What a difference a year has made for the world's biggest miner.
BHP Billiton has swung from loss to profit for the first half of the 2017 financial year thanks to a surge in commodity prices.
The multinational made a net profit of $US3.2 billion ($4.2 billion) for the six months to the end of December.
That's compared to a $7.84 billion loss for the first half of 2016 because of huge write-downs and lower commodity prices.
Underlying attributable profit was just below market forecasts at $4.22 billion although it was in line with forecasts by resources analysts at UBS.
Investors get a dividend payout of $0.52 a share, up by 150 per cent from 2016's $0.22 a share, better than analysts predicted.
Last year's result was marred by slumping commodity prices, Oil, coal and iron ore were in the doldrums.
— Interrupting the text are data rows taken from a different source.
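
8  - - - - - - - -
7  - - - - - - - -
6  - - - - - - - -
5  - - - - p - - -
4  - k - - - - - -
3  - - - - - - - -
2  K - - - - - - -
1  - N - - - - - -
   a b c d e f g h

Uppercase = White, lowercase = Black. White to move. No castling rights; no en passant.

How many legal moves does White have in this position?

5

White to move; king on a2.
In check: no.
Legal moves: Kb2, Ka1, Nc3, Na3, Nd2.
Count: 5.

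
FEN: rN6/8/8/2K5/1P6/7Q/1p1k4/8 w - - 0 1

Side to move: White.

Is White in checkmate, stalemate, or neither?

White to move; white king on c5.
In check: no.
Legal moves for White include: Nd7, Nc6, Na6, Kd6, Kc6, Kb6, Kd5, Kb5, Kd4, Kc4, Qh8, Qc8, Qh7, Qd7+, Qh6+, Qe6, Qh5, Qf5, ... (list truncated; more exist).
White has legal moves and is not in check → neither.

neither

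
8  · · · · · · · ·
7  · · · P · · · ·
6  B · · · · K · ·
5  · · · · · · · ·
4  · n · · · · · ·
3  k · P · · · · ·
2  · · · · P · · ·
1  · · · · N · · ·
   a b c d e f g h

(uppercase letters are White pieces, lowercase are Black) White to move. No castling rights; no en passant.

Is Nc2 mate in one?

After Nc2: black king on a3; in check: yes, from the white knight on c2.
Black has 5 legal replies: Ka4, Kb3, Kb2, Ka2, Nxc2.
In check but a legal move exists → not checkmate.

no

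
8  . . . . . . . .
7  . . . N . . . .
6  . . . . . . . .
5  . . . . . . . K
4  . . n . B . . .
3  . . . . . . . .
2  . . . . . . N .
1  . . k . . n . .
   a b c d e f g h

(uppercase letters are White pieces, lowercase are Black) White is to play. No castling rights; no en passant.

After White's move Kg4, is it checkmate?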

But huge rises in coal and iron ore prices — because of higher demand in China thanks to policy changes, including production cuts at Chinese mines — saw earnings surge.
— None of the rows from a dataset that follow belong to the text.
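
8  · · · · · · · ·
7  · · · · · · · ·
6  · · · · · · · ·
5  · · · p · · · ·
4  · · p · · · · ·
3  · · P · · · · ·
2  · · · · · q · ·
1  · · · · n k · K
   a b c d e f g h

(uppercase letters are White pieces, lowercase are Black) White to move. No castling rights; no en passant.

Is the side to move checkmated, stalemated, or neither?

stalemate

White to move; white king on h1.
In check: no.
King squares — g1: attacked by Kf1; g2: attacked by Ne1; h2: attacked by Qf2.
Legal moves for White: none.
Not in check and no legal moves → stalemate.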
Revenue jumped by 20 per cent to more than $24 billion thanks to higher iron ore, coal and oil prices.
CEO positive on long-term outlook
BHP Billiton chief executive Andrew Mackenzie said big productivity savings and stronger prices had shaped the result.
"This is a strong result that follows several years of a considered and deliberate approach to improve productivity and redesign our portfolio and operating model," Mr Mackenzie said.
"We are confident in the long-term outlook for commodities, particularly oil, with markets expected to rebalance in the near term, and copper, where we expect a deficit to emerge in the early 2020s."
Coking coal prices have jumped from around $US75 a tonne in early 2016 to above $US300 a tonne in late 2016.
Iron ore prices have more than doubled over the past year to above $US90 a tonne.
Oil prices jumped from a low of below $US27 a barrel a year ago to around $US56.00 a barrel now after major producers agreed to supply cuts.
BHP Billiton was also hit in 2016 by massive pre-tax write-downs of nearly $11 billion after it wrote down the value of its onshore oil and gas fields in the US to the tune of $9.4 billion and $1.53 billion for the ongoing cost of the Samarco mine disaster in Brazil.
This time around, BHP made a $195 million loss for the half year relating to Samarco.
The miner and partner Vale have agreed to an end-of-June deadline to settle a $62 billion civil compensation claim by Brazil's federal prosecutor.
BHP Billiton's share price has increased by nearly 7 per cent over the year.
Its shares closed at $26.73, up 1 per cent, ahead of the results.
Rival Rio Tinto returned to profit for the full year, making a net profit of $6 billion after a loss in 2015 thanks to higher commodity prices and asset sales.
BHP's spin off, South 32, also made a $809 million profit on the back of higher commodity prices.